Link to the problem on UVa Online Judge

In this problem we want to create a binary decision tree which sum of all of the searches is minimum.
Let's understand the problem with an example:

Let's think we have an array like shown in the picture : [1, 2, 3, 7, 8, 9, 10, 20, 21]
For the first apple to eat we have several options, let's assume we choose 7 to eat first, no matter which apple is sweet at the end, how many times 7 must be eaten? 9 times, because if 1, 2 or 3 is sweet first we have chosen to eat 7, then we know the sweet is on the left side of 7 and we go to the left subtree, if 7 is sweet we have already eaten it, if 8, 9, 10, 20 or 21 is sweet, first we eat 7 and then we move to the right subtree.

So if we choose 7 to be eaten at first, the total cost would be something like this : 7*9 + cost(left_subtree) + cost(right_subtree)
If we use indexes for the cost function it would be something like this: 7*9 + cost(0, 2) + cost(4, 8)

What if we choose to eat 8 at first? Then the cost would be 8*9 + cost(0, 3) + cost(5, 8), because still 8 must be eaten 9 times no matter which apple is sweet and then recursively solve (0, 3) and (5, 8).

int cost(int i, int j) must calculate the cost of the best decision tree for the numbers in [i...j]

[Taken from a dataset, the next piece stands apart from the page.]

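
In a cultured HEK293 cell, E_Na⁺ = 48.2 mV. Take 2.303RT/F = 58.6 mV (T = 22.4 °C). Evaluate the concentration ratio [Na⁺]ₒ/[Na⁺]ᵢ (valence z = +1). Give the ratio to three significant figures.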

So in order to calculate cost(i, j) we iterate over all possible options for the first apple to be eaten and take the minimum of them as the answer.

What are the basic steps? What if only one apple is remained? We must have already figured it out if only one apple is remained, then cost would be zero.
Formally if i == j then cost is equal to zero.
What if only two numbers are remained? We can eat the lighter apple and figure out if the lighter is sweet or the heavier, then must return weight[i] * 2.

Since there are a lot of overlapping subproblems we memoize answer to each cost(i, j) and use a top-down dynamic programming approach.